Os reajustes nas refinarias de 7,83% da gasolina e de 3,94% do diesel, que começaram a valer nesta segunda, não vão se refletir nos preços nos postos catarinenses, informa o Sindicato do Revendedores de Combustíveis de SC.

Mas isso não significa que a tranquilidade dos consumidores está garantida por muito tempo. Especialistas apostam que até o final do ano ficará mais caro encher o tanque.

A manutenção momentânea dos preços foi obtida porque o governo zerou a contribuição conhecida como Cide. Com a medida, o aumento foi absorvido pelo governo. Nesta segunda, Petrobras e a Ipiranga, as duas maiores distribuidoras de combustível do Brasil, mantinham os mesmos valores da semana passada, disse Luiz Ângelo Sombrio, vice-presidente do Sindicato do Revendedores de Combustíveis para a região de Itajaí.

Na Capital, o preço médio está em R$ 2,687 o litro da gasolina, segundo a última pesquisa da ANP. O esforço do governo federal tem um componente econômico e outro político, afirma Celso Grisi, professor de Economia da USP. O primeiro está ligado ao efeito que os combustíveis têm na inflação. Todos os índices de medição de preços são afetados pelos valores cobrados pelo litro da gasolina e do diesel. O motivo político está ligado ao calendário eleitoral. Em outubro, serão escolhidos os novo prefeitos e o governo federal não quer produzir um fato negativo num ano em que a economia caminha para crescimento modesto.

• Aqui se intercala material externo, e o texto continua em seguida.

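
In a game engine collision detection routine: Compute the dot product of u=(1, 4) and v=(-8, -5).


u . v = u_x*v_x + u_y*v_y = 1*(-8) + 4*(-5)
= (-8) + (-20) = -28

-28


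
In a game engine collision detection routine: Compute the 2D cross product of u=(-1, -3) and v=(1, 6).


u x v = u_x*v_y - u_y*v_x = (-1)*6 - (-3)*1
= (-6) - (-3) = -3

-3


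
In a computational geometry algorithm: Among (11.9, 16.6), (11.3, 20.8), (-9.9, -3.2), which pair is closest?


d(P0,P1) = 4.2426, d(P0,P2) = 29.4496, d(P1,P2) = 32.0225
Closest: P0 and P1

Closest pair: (11.9, 16.6) and (11.3, 20.8), distance = 4.2426


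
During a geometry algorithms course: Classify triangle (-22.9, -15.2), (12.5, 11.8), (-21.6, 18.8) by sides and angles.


Side lengths squared: AB^2=1982.16, BC^2=1211.81, CA^2=1157.69
Sorted: [1157.69, 1211.81, 1982.16]
By sides: Scalene, By angles: Acute

Scalene, Acute


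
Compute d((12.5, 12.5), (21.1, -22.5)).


dx=8.6, dy=-35
d^2 = 8.6^2 + (-35)^2 = 1298.96
d = sqrt(1298.96) = 36.0411

36.0411


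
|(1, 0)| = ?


|u| = sqrt(1^2 + 0^2) = sqrt(1) = 1

1


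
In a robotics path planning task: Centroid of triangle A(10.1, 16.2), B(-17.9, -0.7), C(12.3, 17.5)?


Centroid = ((x_A+x_B+x_C)/3, (y_A+y_B+y_C)/3)
= ((10.1+(-17.9)+12.3)/3, (16.2+(-0.7)+17.5)/3)
= (1.5, 11)

(1.5, 11)


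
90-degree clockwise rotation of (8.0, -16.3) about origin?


90° CW: (x,y) -> (y, -x)
(8,-16.3) -> (-16.3, -8)

(-16.3, -8)


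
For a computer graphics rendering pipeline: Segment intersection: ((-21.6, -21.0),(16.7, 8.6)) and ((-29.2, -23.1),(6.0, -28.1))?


Cross products: d1=111.92, d2=1345.34, d3=144.53, d4=-1088.89
d1*d2 < 0 and d3*d4 < 0? no

No, they don't intersect


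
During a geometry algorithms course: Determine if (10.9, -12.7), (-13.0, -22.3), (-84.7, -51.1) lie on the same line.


Cross product: ((-13)-10.9)*((-51.1)-(-12.7)) - ((-22.3)-(-12.7))*((-84.7)-10.9)
= 0

Yes, collinear


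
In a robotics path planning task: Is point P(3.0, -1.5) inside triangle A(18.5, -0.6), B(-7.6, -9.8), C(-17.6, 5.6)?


Cross products: AB x AP = -119.11, BC x BP = -246.24, CA x CP = -128.59
All same sign? yes

Yes, inside


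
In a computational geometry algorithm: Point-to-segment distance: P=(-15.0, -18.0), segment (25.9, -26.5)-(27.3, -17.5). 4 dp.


Project P onto AB: t = 0.2319 (clamped to [0,1])
Closest point on segment: (26.2247, -24.4127)
Distance: 41.7205

41.7205


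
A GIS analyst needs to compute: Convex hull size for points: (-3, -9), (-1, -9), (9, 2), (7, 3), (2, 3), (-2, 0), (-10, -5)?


Convex hull vertices (CCW): (-10, -5), (-3, -9), (-1, -9), (9, 2), (7, 3), (2, 3)
Count = 6

6


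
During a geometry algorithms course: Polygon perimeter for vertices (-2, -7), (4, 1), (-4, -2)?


Sides: (-2, -7)->(4, 1): sqrt(100) = 10, (4, 1)->(-4, -2): sqrt(73) = 8.544004, (-4, -2)->(-2, -7): sqrt(29) = 5.385165
Sum = 23.929169
Perimeter = 23.9292

23.9292


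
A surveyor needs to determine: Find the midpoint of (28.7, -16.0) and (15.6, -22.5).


M = ((28.7+15.6)/2, ((-16)+(-22.5))/2)
= (22.15, -19.25)

(22.15, -19.25)


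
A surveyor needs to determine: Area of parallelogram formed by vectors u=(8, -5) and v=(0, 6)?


|u x v| = |8*6 - (-5)*0|
= |48 - 0| = 48

48


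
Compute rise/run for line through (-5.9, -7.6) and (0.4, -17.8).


slope = (y2-y1)/(x2-x1) = ((-17.8)-(-7.6))/(0.4-(-5.9)) = (-10.2)/6.3 = -1.619

-1.619


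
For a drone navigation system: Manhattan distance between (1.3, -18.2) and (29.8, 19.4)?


|1.3-29.8| + |(-18.2)-19.4| = 28.5 + 37.6 = 66.1

66.1


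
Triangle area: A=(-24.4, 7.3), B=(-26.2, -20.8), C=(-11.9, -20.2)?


Area = |x_A(y_B-y_C) + x_B(y_C-y_A) + x_C(y_A-y_B)|/2
= |14.64 + 720.5 + (-334.39)|/2
= 400.75/2 = 200.375

200.375


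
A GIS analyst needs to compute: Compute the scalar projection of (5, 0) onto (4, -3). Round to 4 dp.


u.v = 20, |v| = sqrt(25) = 5
Scalar projection = u.v / |v| = 20 / sqrt(25) = 4

4


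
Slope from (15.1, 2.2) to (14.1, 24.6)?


slope = (y2-y1)/(x2-x1) = (24.6-2.2)/(14.1-15.1) = 22.4/(-1) = -22.4

-22.4


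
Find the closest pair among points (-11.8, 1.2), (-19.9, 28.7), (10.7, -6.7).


d(P0,P1) = 28.6681, d(P0,P2) = 23.8466, d(P1,P2) = 46.7923
Closest: P0 and P2

Closest pair: (-11.8, 1.2) and (10.7, -6.7), distance = 23.8466


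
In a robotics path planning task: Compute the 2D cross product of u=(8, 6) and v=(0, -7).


u x v = u_x*v_y - u_y*v_x = 8*(-7) - 6*0
= (-56) - 0 = -56

-56


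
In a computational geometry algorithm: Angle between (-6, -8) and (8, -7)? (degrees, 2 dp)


u.v = 8, |u| = sqrt(100) = 10, |v| = sqrt(113) = 10.6301
cos(theta) = u.v/(|u||v|) = 8/sqrt(11300) = 0.075258
theta = acos(0.075258) = 85.68 degrees

85.68 degrees


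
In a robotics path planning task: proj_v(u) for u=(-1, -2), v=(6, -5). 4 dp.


u.v = 4, |v| = sqrt(61) = 7.8102
Scalar projection = u.v / |v| = 4 / sqrt(61) = 0.5121

0.5121


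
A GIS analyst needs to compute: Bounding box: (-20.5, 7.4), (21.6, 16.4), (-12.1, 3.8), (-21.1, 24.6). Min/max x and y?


x range: [-21.1, 21.6]
y range: [3.8, 24.6]
Bounding box: (-21.1,3.8) to (21.6,24.6)

(-21.1,3.8) to (21.6,24.6)


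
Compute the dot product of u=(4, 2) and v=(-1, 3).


u . v = u_x*v_x + u_y*v_y = 4*(-1) + 2*3
= (-4) + 6 = 2

2


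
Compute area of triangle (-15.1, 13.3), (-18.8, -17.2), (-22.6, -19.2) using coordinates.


Area = |x_A(y_B-y_C) + x_B(y_C-y_A) + x_C(y_A-y_B)|/2
= |(-30.2) + 611 + (-689.3)|/2
= 108.5/2 = 54.25

54.25


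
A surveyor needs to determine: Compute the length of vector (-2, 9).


|u| = sqrt((-2)^2 + 9^2) = sqrt(85) = 9.2195

9.2195


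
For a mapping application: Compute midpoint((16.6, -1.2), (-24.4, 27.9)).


M = ((16.6+(-24.4))/2, ((-1.2)+27.9)/2)
= (-3.9, 13.35)

(-3.9, 13.35)


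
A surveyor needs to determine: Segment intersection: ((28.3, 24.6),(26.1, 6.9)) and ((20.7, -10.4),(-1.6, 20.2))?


Cross products: d1=-1013.06, d2=-551.03, d3=-57.52, d4=-519.55
d1*d2 < 0 and d3*d4 < 0? no

No, they don't intersect


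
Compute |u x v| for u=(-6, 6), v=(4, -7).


|u x v| = |(-6)*(-7) - 6*4|
= |42 - 24| = 18

18


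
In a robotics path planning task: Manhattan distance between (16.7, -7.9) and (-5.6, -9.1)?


|16.7-(-5.6)| + |(-7.9)-(-9.1)| = 22.3 + 1.2 = 23.5

23.5


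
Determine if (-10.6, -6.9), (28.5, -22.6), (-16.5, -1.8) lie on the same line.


Cross product: (28.5-(-10.6))*((-1.8)-(-6.9)) - ((-22.6)-(-6.9))*((-16.5)-(-10.6))
= 106.78

No, not collinear


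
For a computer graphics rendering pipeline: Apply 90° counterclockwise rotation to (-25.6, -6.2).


90° CCW: (x,y) -> (-y, x)
(-25.6,-6.2) -> (6.2, -25.6)

(6.2, -25.6)


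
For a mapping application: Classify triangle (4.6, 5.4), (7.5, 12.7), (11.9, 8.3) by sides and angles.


Side lengths squared: AB^2=61.7, BC^2=38.72, CA^2=61.7
Sorted: [38.72, 61.7, 61.7]
By sides: Isosceles, By angles: Acute

Isosceles, Acute


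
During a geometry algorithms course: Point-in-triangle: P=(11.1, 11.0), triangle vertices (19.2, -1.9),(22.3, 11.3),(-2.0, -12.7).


Cross products: AB x AP = 146.91, BC x BP = -261.51, CA x CP = 360.96
All same sign? no

No, outside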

Mas Grisi lembra que o governo federal está cortando impostos em várias frentes, como redução do IPI, e estas medidas diminuem a arrecadação do tesouro. Menos dinheiro em caixa causa dificuldade para honrar as dívidas. Num momento, não haverá alternativa e o corte na Cide será anulado, afirma o professor da USP. Ele aposta num ajuste após as eleições. O vice-presidente do Sindicato do Revendedores de Combustíveis para a região de Itajaí também não acredita que a estabilidade dos preços se sustente até o final do ano.

A reação das ações preferenciais da Petrobras no pregão de ontem da Bolsa de São Paulo é mais um indício. Os papéis fecharam em queda de 8,95%. Ocorre que os preços praticados no Brasil estão abaixo do mercado internacional. Relatório do Deutsche Bank aponta que, além dos reajustes de ontem, a gasolina deveria subir outros 7%, e o diesel 13%.

O consumidor também não deve ter esperanças no álcool porque a produção deve cair, e menos oferta significa reajustes. A quantidade de cana-de-açúcar moída diminuíu 29,6% até maio na comparação com o mesmo período de 2011. Com isto, a gasolina continuará a ser a melhor opção em SC. Em média, o etanol é vantajoso quando custa 70% da gasolina, mas no Estado está longe disso - 87,1%. O clima é o apontado como principal vilão. A chuva diminuiu a produtividade das lavouras em 4,8%. Com isto, a produção fica mais cara e menos produto é obtido.

A situação ruim do álcool é admitida inclusive pelo presidente da Petrobras Biocombustível, Miguel Rossetto. Ele diz que por causa de questões climáticas houve problemas nas safras nos dois últimos anos e a quebra na produção levou a um desajuste entre o custo e o preço.